By Father Bob Kraig Wow! What an amazing week God blest me with last week (Oct. 10-14) when I made my yearly retreat at the Abbey of Gethsemane. My priest friend from Buffalo, whom I made the retreat with, had been there a couple of times before and told me how special this place is – and I was not disappointed.
From the moment we drove on to the grounds you could just sense the peace and the presence of God. There are 40 monks there now three of whom are novices in their 20s. Besides working at their jobs like making bread, fudge, doing pottery and/or attending to the grounds these men of God come to the chapel seven times a day (eight if you include the celebration of the Eucharist) to give praise, glory and honor to God.
While I was looking forward to seeing the grave of Thomas Merton I think I was more impressed with some of the conversations I had with some of the monks. I asked one what brought him there to Gethsemane. He replied that he was a professor teaching at a major European college. One night, he said, he had this awesome feeling come over him that he was so blest in life. He went to chapel and asked God how he could repay Him for being so blest; the thought of Gethsemane entered his mind and while he says he fought it for two years he eventually let God have the upper hand.
This same monk continued to relate to me that one of the monks there was from Cleveland and had over 80 people under him in the business world. He, too, was touched by God to leave everything and enter Gethsemane.

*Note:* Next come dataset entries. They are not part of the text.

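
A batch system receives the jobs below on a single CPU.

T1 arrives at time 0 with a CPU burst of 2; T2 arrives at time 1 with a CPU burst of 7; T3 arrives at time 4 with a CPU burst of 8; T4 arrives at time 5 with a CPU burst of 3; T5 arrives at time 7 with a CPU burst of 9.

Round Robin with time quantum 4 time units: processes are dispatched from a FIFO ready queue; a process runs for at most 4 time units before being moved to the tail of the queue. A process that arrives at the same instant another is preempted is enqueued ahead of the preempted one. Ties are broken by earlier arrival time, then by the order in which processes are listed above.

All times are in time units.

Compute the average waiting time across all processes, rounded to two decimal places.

Schedule: | T1 0-2 | T2 2-6 | T3 6-10 | T4 10-13 | T2 13-16 | T5 16-20 | T3 20-24 | T5 24-29 |
Completion: T1=2  T2=16  T3=24  T4=13  T5=29
Turnaround (C−A): T1=2  T2=15  T3=20  T4=8  T5=22
Waiting times: T1=0, T2=8, T3=12, T4=5, T5=13
Average waiting = (0+8+12+5+13) / 5 = 38/5 = 7.60

7.60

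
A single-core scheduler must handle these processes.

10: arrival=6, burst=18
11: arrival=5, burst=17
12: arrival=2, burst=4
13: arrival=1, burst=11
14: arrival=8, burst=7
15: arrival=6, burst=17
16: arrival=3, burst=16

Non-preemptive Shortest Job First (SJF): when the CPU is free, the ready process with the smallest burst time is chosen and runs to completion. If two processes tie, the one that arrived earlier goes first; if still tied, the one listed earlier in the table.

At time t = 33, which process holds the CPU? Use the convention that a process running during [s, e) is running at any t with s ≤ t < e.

Gantt: | idle 0-1 | 13 1-12 | 12 12-16 | 14 16-23 | 16 23-39 | 11 39-56 | 15 56-73 | 10 73-91 |
Completion: 10=91  11=56  12=16  13=12  14=23  15=73  16=39
Turnaround (C−A): 10=85  11=51  12=14  13=11  14=15  15=67  16=36

16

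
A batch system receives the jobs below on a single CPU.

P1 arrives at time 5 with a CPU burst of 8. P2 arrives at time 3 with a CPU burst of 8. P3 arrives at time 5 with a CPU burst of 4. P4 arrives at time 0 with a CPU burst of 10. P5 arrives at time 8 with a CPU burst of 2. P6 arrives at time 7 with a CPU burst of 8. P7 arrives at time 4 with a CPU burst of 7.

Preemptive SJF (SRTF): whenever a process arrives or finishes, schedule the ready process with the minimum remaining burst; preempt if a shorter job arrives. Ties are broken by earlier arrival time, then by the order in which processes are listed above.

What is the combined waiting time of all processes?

Schedule: | P4 0-5 | P3 5-9 | P5 9-11 | P4 11-16 | P7 16-23 | P2 23-31 | P1 31-39 | P6 39-47 |
Completion: P1=39  P2=31  P3=9  P4=16  P5=11  P6=47  P7=23
Waiting = turnaround − burst: P1=26, P2=20, P3=0, P4=6, P5=1, P6=32, P7=12
Total waiting = 26 + 20 + 0 + 6 + 1 + 32 + 12 = 97

97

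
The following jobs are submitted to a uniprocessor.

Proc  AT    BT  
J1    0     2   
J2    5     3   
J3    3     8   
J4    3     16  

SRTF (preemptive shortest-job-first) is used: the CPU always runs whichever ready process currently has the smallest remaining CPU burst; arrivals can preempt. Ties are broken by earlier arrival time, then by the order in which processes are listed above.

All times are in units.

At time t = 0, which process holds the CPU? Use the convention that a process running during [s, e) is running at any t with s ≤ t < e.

J1

Timeline: | J1 0-2 | idle 2-3 | J3 3-5 | J2 5-8 | J3 8-14 | J4 14-30 |
Completion: J1=2  J2=8  J3=14  J4=30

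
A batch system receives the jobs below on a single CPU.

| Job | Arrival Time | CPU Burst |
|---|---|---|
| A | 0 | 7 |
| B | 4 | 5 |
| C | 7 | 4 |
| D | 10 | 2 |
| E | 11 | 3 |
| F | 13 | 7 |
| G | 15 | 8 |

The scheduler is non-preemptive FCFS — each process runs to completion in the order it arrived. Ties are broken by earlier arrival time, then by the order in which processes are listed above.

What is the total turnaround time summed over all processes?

78

Gantt: | A 0-7 | B 7-12 | C 12-16 | D 16-18 | E 18-21 | F 21-28 | G 28-36 |
Completion: A=7  B=12  C=16  D=18  E=21  F=28  G=36
Turnaround (C−A): A=7  B=8  C=9  D=8  E=10  F=15  G=21
Turnaround = completion − arrival: A=7, B=8, C=9, D=8, E=10, F=15, G=21
Total turnaround = 7 + 8 + 9 + 8 + 10 + 15 + 21 = 78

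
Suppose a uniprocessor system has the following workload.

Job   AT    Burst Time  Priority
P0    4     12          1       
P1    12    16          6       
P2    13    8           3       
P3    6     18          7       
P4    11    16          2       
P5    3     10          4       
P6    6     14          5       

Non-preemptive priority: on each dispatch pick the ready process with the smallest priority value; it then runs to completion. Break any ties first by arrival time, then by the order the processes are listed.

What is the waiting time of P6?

Schedule: | idle 0-3 | P5 3-13 | P0 13-25 | P4 25-41 | P2 41-49 | P6 49-63 | P1 63-79 | P3 79-97 |
Completion: P0=25  P1=79  P2=49  P3=97  P4=41  P5=13  P6=63
Waiting(P6) = turnaround − burst = 57 − 14 = 43

43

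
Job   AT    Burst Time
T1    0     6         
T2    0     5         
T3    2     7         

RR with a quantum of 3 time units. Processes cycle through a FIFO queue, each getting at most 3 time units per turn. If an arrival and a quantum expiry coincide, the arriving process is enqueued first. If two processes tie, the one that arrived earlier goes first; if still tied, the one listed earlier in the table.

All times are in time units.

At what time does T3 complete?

18

Schedule: | T1 0-3 | T2 3-6 | T3 6-9 | T1 9-12 | T2 12-14 | T3 14-18 |
Completion: T1=12  T2=14  T3=18
Turnaround (C−A): T1=12  T2=14  T3=16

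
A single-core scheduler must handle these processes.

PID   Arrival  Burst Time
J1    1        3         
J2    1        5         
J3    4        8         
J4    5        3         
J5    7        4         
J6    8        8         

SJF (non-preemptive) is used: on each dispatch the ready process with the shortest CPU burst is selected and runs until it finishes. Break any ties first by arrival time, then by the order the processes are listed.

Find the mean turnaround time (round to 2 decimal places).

11.83

Gantt: | idle 0-1 | J1 1-4 | J2 4-9 | J4 9-12 | J5 12-16 | J3 16-24 | J6 24-32 |
Completion: J1=4  J2=9  J3=24  J4=12  J5=16  J6=32
Turnaround (C−A): J1=3  J2=8  J3=20  J4=7  J5=9  J6=24
Turnaround times: J1=3, J2=8, J3=20, J4=7, J5=9, J6=24
Average turnaround = (3+8+20+7+9+24) / 6 = 71/6 = 11.83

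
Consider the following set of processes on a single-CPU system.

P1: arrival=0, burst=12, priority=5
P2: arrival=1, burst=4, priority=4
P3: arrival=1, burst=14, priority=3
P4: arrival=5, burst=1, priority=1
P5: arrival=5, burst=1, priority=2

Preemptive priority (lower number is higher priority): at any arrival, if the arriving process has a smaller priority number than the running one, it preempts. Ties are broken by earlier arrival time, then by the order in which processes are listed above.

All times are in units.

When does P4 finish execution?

Timeline: | P1 0-1 | P3 1-5 | P4 5-6 | P5 6-7 | P3 7-17 | P2 17-21 | P1 21-32 |
Completion: P1=32  P2=21  P3=17  P4=6  P5=7

6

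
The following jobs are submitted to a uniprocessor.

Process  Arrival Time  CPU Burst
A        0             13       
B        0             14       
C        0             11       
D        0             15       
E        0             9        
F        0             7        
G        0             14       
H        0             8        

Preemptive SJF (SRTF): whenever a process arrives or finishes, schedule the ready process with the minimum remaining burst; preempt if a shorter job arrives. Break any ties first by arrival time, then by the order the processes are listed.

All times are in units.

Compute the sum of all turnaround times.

358

Timeline: | F 0-7 | H 7-15 | E 15-24 | C 24-35 | A 35-48 | B 48-62 | G 62-76 | D 76-91 |
Completion: A=48  B=62  C=35  D=91  E=24  F=7  G=76  H=15
Turnaround (C−A): A=48  B=62  C=35  D=91  E=24  F=7  G=76  H=15
Turnaround = completion − arrival: A=48, B=62, C=35, D=91, E=24, F=7, G=76, H=15
Total turnaround = 48 + 62 + 35 + 91 + 24 + 7 + 76 + 15 = 358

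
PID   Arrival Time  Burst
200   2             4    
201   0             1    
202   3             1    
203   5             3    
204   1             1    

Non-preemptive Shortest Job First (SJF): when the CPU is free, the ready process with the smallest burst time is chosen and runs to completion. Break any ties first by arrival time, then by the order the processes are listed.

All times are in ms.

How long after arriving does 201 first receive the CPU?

Gantt: | 201 0-1 | 204 1-2 | 200 2-6 | 202 6-7 | 203 7-10 |
Completion: 200=6  201=1  202=7  203=10  204=2
Response(201) = first start − arrival = 0 − 0 = 0

0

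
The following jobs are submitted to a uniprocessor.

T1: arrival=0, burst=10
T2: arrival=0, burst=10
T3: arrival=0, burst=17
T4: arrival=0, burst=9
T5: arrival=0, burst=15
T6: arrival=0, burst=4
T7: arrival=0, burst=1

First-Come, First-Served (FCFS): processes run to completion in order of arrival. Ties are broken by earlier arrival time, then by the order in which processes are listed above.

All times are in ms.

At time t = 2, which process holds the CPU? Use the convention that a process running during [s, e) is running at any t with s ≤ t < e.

T1

Gantt: | T1 0-10 | T2 10-20 | T3 20-37 | T4 37-46 | T5 46-61 | T6 61-65 | T7 65-66 |
Completion: T1=10  T2=20  T3=37  T4=46  T5=61  T6=65  T7=66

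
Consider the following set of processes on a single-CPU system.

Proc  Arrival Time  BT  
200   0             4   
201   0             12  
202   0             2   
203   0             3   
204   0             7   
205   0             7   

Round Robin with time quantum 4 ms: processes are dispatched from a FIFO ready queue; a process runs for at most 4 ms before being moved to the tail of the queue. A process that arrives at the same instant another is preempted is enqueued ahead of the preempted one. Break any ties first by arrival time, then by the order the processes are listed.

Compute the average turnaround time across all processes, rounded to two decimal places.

20.17

Schedule: | 200 0-4 | 201 4-8 | 202 8-10 | 203 10-13 | 204 13-17 | 205 17-21 | 201 21-25 | 204 25-28 | 205 28-31 | 201 31-35 |
Completion: 200=4  201=35  202=10  203=13  204=28  205=31
Turnaround times: 200=4, 201=35, 202=10, 203=13, 204=28, 205=31
Average turnaround = (4+35+10+13+28+31) / 6 = 121/6 = 20.17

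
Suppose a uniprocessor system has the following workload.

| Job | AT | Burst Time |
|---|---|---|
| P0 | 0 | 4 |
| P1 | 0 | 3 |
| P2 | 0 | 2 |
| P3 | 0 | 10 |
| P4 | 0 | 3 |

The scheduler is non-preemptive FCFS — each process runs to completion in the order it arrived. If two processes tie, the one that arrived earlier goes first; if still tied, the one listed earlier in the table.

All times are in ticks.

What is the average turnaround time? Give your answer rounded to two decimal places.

Schedule: | P0 0-4 | P1 4-7 | P2 7-9 | P3 9-19 | P4 19-22 |
Completion: P0=4  P1=7  P2=9  P3=19  P4=22
Turnaround times: P0=4, P1=7, P2=9, P3=19, P4=22
Average turnaround = (4+7+9+19+22) / 5 = 61/5 = 12.20

12.20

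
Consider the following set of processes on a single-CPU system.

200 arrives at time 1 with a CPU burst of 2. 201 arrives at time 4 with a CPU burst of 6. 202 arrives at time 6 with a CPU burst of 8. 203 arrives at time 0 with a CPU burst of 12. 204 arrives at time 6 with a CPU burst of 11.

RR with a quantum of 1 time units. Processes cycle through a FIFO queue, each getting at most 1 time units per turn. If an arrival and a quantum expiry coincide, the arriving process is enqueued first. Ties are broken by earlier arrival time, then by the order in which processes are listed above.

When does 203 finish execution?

36

Schedule: | 203 0-1 | 200 1-2 | 203 2-3 | 200 3-4 | 203 4-5 | 201 5-6 | 203 6-7 | 202 7-8 | 204 8-9 | 201 9-10 | 203 10-11 | 202 11-12 | 204 12-13 | 201 13-14 | 203 14-15 | 202 15-16 | 204 16-17 | 201 17-18 | 203 18-19 | 202 19-20 | 204 20-21 | 201 21-22 | 203 22-23 | 202 23-24 | 204 24-25 | 201 25-26 | 203 26-27 | 202 27-28 | 204 28-29 | 203 29-30 | 202 30-31 | 204 31-32 | 203 32-33 | 202 33-34 | 204 34-35 | 203 35-36 | 204 36-39 |
Completion: 200=4  201=26  202=34  203=36  204=39
Turnaround (C−A): 200=3  201=22  202=28  203=36  204=33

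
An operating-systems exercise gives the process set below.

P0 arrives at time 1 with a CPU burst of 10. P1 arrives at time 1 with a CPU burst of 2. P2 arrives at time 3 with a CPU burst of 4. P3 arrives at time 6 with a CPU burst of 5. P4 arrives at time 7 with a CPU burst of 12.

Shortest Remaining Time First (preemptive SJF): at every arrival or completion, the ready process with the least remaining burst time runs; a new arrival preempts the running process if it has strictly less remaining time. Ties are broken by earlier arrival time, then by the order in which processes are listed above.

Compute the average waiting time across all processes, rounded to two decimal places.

Schedule: | idle 0-1 | P1 1-3 | P2 3-7 | P3 7-12 | P0 12-22 | P4 22-34 |
Completion: P0=22  P1=3  P2=7  P3=12  P4=34
Turnaround (C−A): P0=21  P1=2  P2=4  P3=6  P4=27
Waiting times: P0=11, P1=0, P2=0, P3=1, P4=15
Average waiting = (11+0+0+1+15) / 5 = 27/5 = 5.40

5.40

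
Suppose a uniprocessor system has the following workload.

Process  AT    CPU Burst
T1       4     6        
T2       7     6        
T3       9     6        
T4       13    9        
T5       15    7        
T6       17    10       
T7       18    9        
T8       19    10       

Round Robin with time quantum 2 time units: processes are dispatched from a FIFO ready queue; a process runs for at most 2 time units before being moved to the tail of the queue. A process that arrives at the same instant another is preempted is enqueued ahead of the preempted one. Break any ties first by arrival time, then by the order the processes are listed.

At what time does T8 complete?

Gantt: | idle 0-4 | T1 4-8 | T2 8-10 | T1 10-12 | T3 12-14 | T2 14-16 | T4 16-18 | T3 18-20 | T5 20-22 | T2 22-24 | T6 24-26 | T7 26-28 | T4 28-30 | T8 30-32 | T3 32-34 | T5 34-36 | T6 36-38 | T7 38-40 | T4 40-42 | T8 42-44 | T5 44-46 | T6 46-48 | T7 48-50 | T4 50-52 | T8 52-54 | T5 54-55 | T6 55-57 | T7 57-59 | T4 59-60 | T8 60-62 | T6 62-64 | T7 64-65 | T8 65-67 |
Completion: T1=12  T2=24  T3=34  T4=60  T5=55  T6=64  T7=65  T8=67

67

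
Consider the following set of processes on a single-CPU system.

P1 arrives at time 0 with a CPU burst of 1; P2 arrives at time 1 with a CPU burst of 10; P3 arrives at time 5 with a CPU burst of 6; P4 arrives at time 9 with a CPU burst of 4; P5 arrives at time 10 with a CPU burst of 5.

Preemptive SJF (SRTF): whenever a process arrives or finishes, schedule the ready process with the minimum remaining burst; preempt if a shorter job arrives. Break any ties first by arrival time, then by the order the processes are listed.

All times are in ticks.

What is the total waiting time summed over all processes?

22

Schedule: | P1 0-1 | P2 1-11 | P4 11-15 | P5 15-20 | P3 20-26 |
Completion: P1=1  P2=11  P3=26  P4=15  P5=20
Turnaround (C−A): P1=1  P2=10  P3=21  P4=6  P5=10
Waiting = turnaround − burst: P1=0, P2=0, P3=15, P4=2, P5=5
Total waiting = 0 + 0 + 15 + 2 + 5 = 22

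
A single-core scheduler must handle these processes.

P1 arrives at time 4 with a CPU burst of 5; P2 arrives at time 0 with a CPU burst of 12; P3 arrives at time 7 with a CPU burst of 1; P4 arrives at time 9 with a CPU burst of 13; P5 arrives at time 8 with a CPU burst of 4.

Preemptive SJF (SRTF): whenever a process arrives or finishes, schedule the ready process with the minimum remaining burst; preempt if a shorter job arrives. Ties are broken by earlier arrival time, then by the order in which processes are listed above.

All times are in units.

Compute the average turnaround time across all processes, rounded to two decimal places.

Gantt: | P2 0-4 | P1 4-7 | P3 7-8 | P1 8-10 | P5 10-14 | P2 14-22 | P4 22-35 |
Completion: P1=10  P2=22  P3=8  P4=35  P5=14
Turnaround (C−A): P1=6  P2=22  P3=1  P4=26  P5=6
Turnaround times: P1=6, P2=22, P3=1, P4=26, P5=6
Average turnaround = (6+22+1+26+6) / 5 = 61/5 = 12.20

12.20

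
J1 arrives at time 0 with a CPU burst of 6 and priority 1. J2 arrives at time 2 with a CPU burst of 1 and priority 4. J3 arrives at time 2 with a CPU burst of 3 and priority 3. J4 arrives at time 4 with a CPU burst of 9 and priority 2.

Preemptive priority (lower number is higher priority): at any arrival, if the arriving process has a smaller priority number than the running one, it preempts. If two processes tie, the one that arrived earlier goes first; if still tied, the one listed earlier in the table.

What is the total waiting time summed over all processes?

31

Schedule: | J1 0-6 | J4 6-15 | J3 15-18 | J2 18-19 |
Completion: J1=6  J2=19  J3=18  J4=15
Waiting = turnaround − burst: J1=0, J2=16, J3=13, J4=2
Total waiting = 0 + 16 + 13 + 2 = 31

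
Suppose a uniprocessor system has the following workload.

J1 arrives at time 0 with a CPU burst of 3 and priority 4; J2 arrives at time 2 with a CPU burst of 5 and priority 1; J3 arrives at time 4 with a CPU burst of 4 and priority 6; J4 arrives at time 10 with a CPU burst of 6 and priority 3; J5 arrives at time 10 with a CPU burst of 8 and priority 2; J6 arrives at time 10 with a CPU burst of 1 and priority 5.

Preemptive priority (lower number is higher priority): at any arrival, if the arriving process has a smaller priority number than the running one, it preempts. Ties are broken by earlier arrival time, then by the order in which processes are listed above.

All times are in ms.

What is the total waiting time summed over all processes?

46

Schedule: | J1 0-2 | J2 2-7 | J1 7-8 | J3 8-10 | J5 10-18 | J4 18-24 | J6 24-25 | J3 25-27 |
Completion: J1=8  J2=7  J3=27  J4=24  J5=18  J6=25
Turnaround (C−A): J1=8  J2=5  J3=23  J4=14  J5=8  J6=15
Waiting = turnaround − burst: J1=5, J2=0, J3=19, J4=8, J5=0, J6=14
Total waiting = 5 + 0 + 19 + 8 + 0 + 14 = 46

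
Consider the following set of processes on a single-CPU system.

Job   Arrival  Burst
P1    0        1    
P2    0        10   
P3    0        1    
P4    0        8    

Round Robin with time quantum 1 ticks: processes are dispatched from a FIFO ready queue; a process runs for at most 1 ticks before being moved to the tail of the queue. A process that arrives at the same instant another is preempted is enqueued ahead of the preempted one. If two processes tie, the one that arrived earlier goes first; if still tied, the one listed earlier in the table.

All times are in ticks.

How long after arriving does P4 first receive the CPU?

3

Timeline: | P1 0-1 | P2 1-2 | P3 2-3 | P4 3-4 | P2 4-5 | P4 5-6 | P2 6-7 | P4 7-8 | P2 8-9 | P4 9-10 | P2 10-11 | P4 11-12 | P2 12-13 | P4 13-14 | P2 14-15 | P4 15-16 | P2 16-17 | P4 17-18 | P2 18-20 |
Completion: P1=1  P2=20  P3=3  P4=18
Response(P4) = first start − arrival = 3 − 0 = 3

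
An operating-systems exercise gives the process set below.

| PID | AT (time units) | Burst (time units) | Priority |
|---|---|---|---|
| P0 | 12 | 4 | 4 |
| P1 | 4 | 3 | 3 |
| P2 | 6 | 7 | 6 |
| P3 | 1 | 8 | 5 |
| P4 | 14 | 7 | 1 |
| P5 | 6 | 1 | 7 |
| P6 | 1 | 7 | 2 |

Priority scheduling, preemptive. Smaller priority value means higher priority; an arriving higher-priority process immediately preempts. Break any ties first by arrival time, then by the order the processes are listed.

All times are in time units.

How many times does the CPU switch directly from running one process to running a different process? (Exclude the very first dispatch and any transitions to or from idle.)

Gantt: | idle 0-1 | P6 1-8 | P1 8-11 | P3 11-12 | P0 12-14 | P4 14-21 | P0 21-23 | P3 23-30 | P2 30-37 | P5 37-38 |
Completion: P0=23  P1=11  P2=37  P3=30  P4=21  P5=38  P6=8
Turnaround (C−A): P0=11  P1=7  P2=31  P3=29  P4=7  P5=32  P6=7

8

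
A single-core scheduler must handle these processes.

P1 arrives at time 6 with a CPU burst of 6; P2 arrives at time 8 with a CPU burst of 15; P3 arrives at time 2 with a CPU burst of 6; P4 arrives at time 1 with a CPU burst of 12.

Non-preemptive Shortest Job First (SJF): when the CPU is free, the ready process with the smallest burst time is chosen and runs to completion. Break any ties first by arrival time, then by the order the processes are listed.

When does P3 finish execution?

19

Gantt: | idle 0-1 | P4 1-13 | P3 13-19 | P1 19-25 | P2 25-40 |
Completion: P1=25  P2=40  P3=19  P4=13
Turnaround (C−A): P1=19  P2=32  P3=17  P4=12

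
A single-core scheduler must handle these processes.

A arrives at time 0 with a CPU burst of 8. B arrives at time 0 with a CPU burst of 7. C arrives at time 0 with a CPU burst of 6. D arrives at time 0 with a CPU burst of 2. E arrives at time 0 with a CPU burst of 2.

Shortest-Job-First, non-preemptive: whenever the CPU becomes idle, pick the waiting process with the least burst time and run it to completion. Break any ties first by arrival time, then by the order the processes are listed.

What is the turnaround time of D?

Gantt: | D 0-2 | E 2-4 | C 4-10 | B 10-17 | A 17-25 |
Completion: A=25  B=17  C=10  D=2  E=4
Turnaround(D) = completion − arrival = 2 − 0 = 2

2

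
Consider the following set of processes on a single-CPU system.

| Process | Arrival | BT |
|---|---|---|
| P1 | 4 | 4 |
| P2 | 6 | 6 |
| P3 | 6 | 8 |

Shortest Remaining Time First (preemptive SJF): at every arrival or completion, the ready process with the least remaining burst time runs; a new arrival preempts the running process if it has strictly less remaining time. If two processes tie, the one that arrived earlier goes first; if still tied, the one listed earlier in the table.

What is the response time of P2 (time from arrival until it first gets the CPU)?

Timeline: | idle 0-4 | P1 4-8 | P2 8-14 | P3 14-22 |
Completion: P1=8  P2=14  P3=22
Turnaround (C−A): P1=4  P2=8  P3=16
Response(P2) = first start − arrival = 8 − 6 = 2

2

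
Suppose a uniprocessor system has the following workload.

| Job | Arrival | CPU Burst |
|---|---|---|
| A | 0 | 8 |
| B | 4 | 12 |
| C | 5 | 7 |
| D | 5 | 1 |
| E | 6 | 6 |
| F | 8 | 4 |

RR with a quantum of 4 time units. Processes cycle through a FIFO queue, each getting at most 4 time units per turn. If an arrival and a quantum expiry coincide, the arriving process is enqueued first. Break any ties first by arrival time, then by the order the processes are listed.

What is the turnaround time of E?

28

Timeline: | A 0-4 | B 4-8 | A 8-12 | C 12-16 | D 16-17 | E 17-21 | F 21-25 | B 25-29 | C 29-32 | E 32-34 | B 34-38 |
Completion: A=12  B=38  C=32  D=17  E=34  F=25
Turnaround (C−A): A=12  B=34  C=27  D=12  E=28  F=17
Turnaround(E) = completion − arrival = 34 − 6 = 28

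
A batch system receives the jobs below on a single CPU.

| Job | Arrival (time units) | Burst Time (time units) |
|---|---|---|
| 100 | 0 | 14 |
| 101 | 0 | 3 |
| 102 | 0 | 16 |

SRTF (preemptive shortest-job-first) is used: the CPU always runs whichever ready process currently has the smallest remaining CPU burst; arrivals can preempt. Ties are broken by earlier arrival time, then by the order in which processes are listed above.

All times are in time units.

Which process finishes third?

102

Schedule: | 101 0-3 | 100 3-17 | 102 17-33 |
Completion: 100=17  101=3  102=33
Finish order: 101 → 100 → 102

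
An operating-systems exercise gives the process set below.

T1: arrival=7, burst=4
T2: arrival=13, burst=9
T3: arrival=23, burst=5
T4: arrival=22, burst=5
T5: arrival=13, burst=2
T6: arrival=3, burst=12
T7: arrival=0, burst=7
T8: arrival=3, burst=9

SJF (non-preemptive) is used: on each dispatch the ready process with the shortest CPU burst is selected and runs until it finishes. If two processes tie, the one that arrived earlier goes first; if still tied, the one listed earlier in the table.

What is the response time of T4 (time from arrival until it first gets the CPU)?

Timeline: | T7 0-7 | T1 7-11 | T8 11-20 | T5 20-22 | T4 22-27 | T3 27-32 | T2 32-41 | T6 41-53 |
Completion: T1=11  T2=41  T3=32  T4=27  T5=22  T6=53  T7=7  T8=20
Response(T4) = first start − arrival = 22 − 22 = 0

0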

I admire these monks and was inspired by them so much. Their first time of prayer is at 3:15am. They also meet in the chapel at 5:45am followed by the celebration of the Eucharist at 6:10; this is followed by breakfast and prayer time with the psalms at 7:30am, 12:30pm, 3:15pm, 5:30pm and 7:30pm. They then retire.
The monk I chatted with said their families can visit them but they themselves do not go home. To see the grave of Thomas Merton was also an inspiring moment personally for me.
These men are very happy men. I could go on and on about my experience and retreat at Gethsemane but just ask you to keep these men of God in prayer. Gethsemane offers time for reflection and retreat to any person, religious, priest, lay, etc.
Again I thank God for the experience and pray not only for these men but that many of you may be able to experience time there in the future. God’s peace and blessings to all!